Chiringuito Playa de Cueva
AtrásSituado en un enclave privilegiado de la costa occidental asturiana, el Chiringuito Playa de Cueva, en el concejo de Valdés, fue durante sus temporadas de actividad un punto de encuentro popular para locales y turistas. Su propuesta se asentaba sobre los pilares que definen a los chiringuitos de playa: una ubicación inmejorable a pie de arena y una oferta gastronómica pensada para disfrutar sin complicaciones. Sin embargo, la información más reciente apunta a que el establecimiento ha cerrado sus puertas de forma permanente, una noticia que deja tras de sí un historial de experiencias notablemente polarizadas y que merece un análisis detallado.
El servicio: el corazón y alma del negocio
Si hubo un aspecto en el que el Chiringuito Playa de Cueva generó un consenso casi unánime fue en la calidad de su servicio. Las reseñas y comentarios de quienes lo visitaron destacan de forma recurrente la labor de su personal. Se habla de un equipo de jóvenes camareros, descritos como "encantadores", "rápidos" y "atentos", que manejaban el ajetreo del verano con una sonrisa y una eficiencia dignas de mención.
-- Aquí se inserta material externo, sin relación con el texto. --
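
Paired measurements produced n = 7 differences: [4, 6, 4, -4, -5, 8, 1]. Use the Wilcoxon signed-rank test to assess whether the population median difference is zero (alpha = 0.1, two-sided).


Step 1: Drop any zero differences (none here) and take |d_i|.
|d| = [4, 6, 4, 4, 5, 8, 1]
Step 2: Midrank |d_i| (ties get averaged ranks).
ranks: |4|->3, |6|->6, |4|->3, |4|->3, |5|->5, |8|->7, |1|->1
Step 3: Attach original signs; sum ranks with positive sign and with negative sign.
W+ = 3 + 6 + 3 + 7 + 1 = 20
W- = 3 + 5 = 8
(Check: W+ + W- = 28 should equal n(n+1)/2 = 28.)
Step 4: Test statistic W = min(W+, W-) = 8.
Step 5: Ties in |d|, so use the tie-corrected normal approximation.
        E[W] = n(n+1)/4 = 7*8/4 = 14.
        Tie groups: |d|=4 (t=3); sum(t^3 - t) = 24.
        Var[W] = n(n+1)(2n+1)/24 - sum(t^3-t)/48 = 840/24 - 24/48 = 34.5.
        z = (W - E[W]) / sqrt(Var[W]) = (8 - 14) / 5.8737 = -1.0215.
        Two-sided p = 2*Phi(z) = 0.307014.
Step 6: alpha = 0.1. fail to reject H0.

W+ = 20, W- = 8, W = min = 8, p = 0.307014, fail to reject H0.


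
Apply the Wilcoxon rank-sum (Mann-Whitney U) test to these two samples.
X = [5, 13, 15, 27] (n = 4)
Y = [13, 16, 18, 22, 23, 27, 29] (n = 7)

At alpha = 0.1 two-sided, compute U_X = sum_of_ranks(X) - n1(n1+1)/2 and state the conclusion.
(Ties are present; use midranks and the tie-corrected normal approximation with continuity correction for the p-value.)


Step 1: Combine and sort all 11 observations; assign midranks.
sorted (value, group): (5,X), (13,X), (13,Y), (15,X), (16,Y), (18,Y), (22,Y), (23,Y), (27,X), (27,Y), (29,Y)
ranks: 5->1, 13->2.5, 13->2.5, 15->4, 16->5, 18->6, 22->7, 23->8, 27->9.5, 27->9.5, 29->11
Step 2: Rank sum for X: R1 = 1 + 2.5 + 4 + 9.5 = 17.
Step 3: U_X = R1 - n1(n1+1)/2 = 17 - 4*5/2 = 17 - 10 = 7.
       U_Y = n1*n2 - U_X = 28 - 7 = 21.
Step 4: Ties are present, so use the tie-corrected normal approximation (with continuity correction) for the p-value.
Step 5: p-value = 0.217200; compare to alpha = 0.1. fail to reject H0.

U_X = 7, p = 0.217200, fail to reject H0 at alpha = 0.1.


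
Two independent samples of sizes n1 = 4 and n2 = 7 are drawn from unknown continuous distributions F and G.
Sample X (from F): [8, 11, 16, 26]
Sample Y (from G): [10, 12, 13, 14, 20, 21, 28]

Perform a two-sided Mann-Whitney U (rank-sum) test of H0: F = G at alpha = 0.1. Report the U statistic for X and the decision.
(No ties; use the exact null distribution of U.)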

En pleno agosto, con la presión de un servicio a pleno rendimiento, la amabilidad y profesionalidad del equipo eran un valor añadido que muchos clientes supieron apreciar y agradecer. Figuras como "Andrea" o los "tres chavales que atienden las mesas" quedaron en la memoria de los comensales como un ejemplo de hospitalidad, un factor que sin duda contribuyó a que muchos repitieran su visita para disfrutar de una bebida o una comida junto al mar.
Una oferta gastronómica con luces y sombras
La carta del chiringuito respondía a lo que se espera de un establecimiento de estas características, ofreciendo una variedad de raciones, hamburguesas, escalopines y menús a precios considerados razonables por una parte importante de su clientela. Platos como las zamburiñas o la hamburguesa de la casa recibían elogios por su sabor y generosidad en cantidad. Los postres, como una "espectacular" tarta de limón o un arroz con leche "muy muy bueno", ponían un broche dulce a la experiencia de comer en la playa.
La gran controversia: el precio del pescado fresco
A pesar de las valoraciones positivas, una sombra importante planeaba sobre la reputación del local: el precio del pescado fresco. Este punto se convirtió en la principal fuente de descontento y generó las críticas más severas. Existe un testimonio particularmente detallado que relata una cuenta de 93€ por dos pescados de tamaño reducido (una lubina por 40€ y una dorada por 35€), un coste que el cliente consideró un "robo" y una "decepción total". Este sentimiento de haber sido engañado no fue un caso aislado; otros comentarios en diferentes plataformas confirman una pauta similar. Esta dualidad es llamativa: un lugar catalogado con un nivel de precios asequible (1 sobre 4) que, al mismo tiempo, generaba facturas desorbitadas por productos fuera de la carta estándar. Este hecho sugiere una falta de comunicación transparente sobre el coste de los productos de mercado, una práctica que lamentablemente puede generar desconfianza y empañar la reputación de cualquier restaurante. Para futuros clientes de establecimientos similares, la lección es clara: es imprescindible preguntar siempre el precio por kilo y el peso aproximado de las piezas de pescado del día antes de ordenar.
Ambiente y ubicación
No se puede hablar de este chiringuito sin mencionar su entorno. Ubicado en la Playa de Cueva, un arenal conocido por su belleza natural donde desemboca el río Esva, el local ofrecía un ambiente relajado y auténtico. La música ambiental, a un volumen adecuado según los visitantes, complementaba la experiencia, convirtiéndolo en un lugar ideal para desconectar. La estructura en sí era sencilla, una caseta con terraza y una carpa para los días menos soleados, pero su verdadero lujo era el paisaje. Era uno de esos restaurantes en Asturias donde el entorno jugaba un papel tan importante como la propia comida.
Un legado agridulce
Aunque la información actual indica su cierre permanente, la trayectoria del Chiringuito Playa de Cueva deja un caso de estudio interesante. Demuestra cómo un servicio excepcional y una ubicación de primera pueden verse contrarrestados por una política de precios inconsistente y poco clara en ciertos productos clave de la cocina asturiana, como es el marisco y el pescado del Cantábrico. La disparidad entre clientes que lo recomendaban al 100% y aquellos que se sintieron estafados es un reflejo de dos realidades que coexistían en un mismo negocio. Para el viajero que busca dónde comer en la costa de Asturias, la historia de este chiringuito sirve como un recordatorio valioso: la importancia de la transparencia y de ser un consumidor informado, especialmente cuando se trata de disfrutar de los tesoros gastronómicos que ofrece el mar.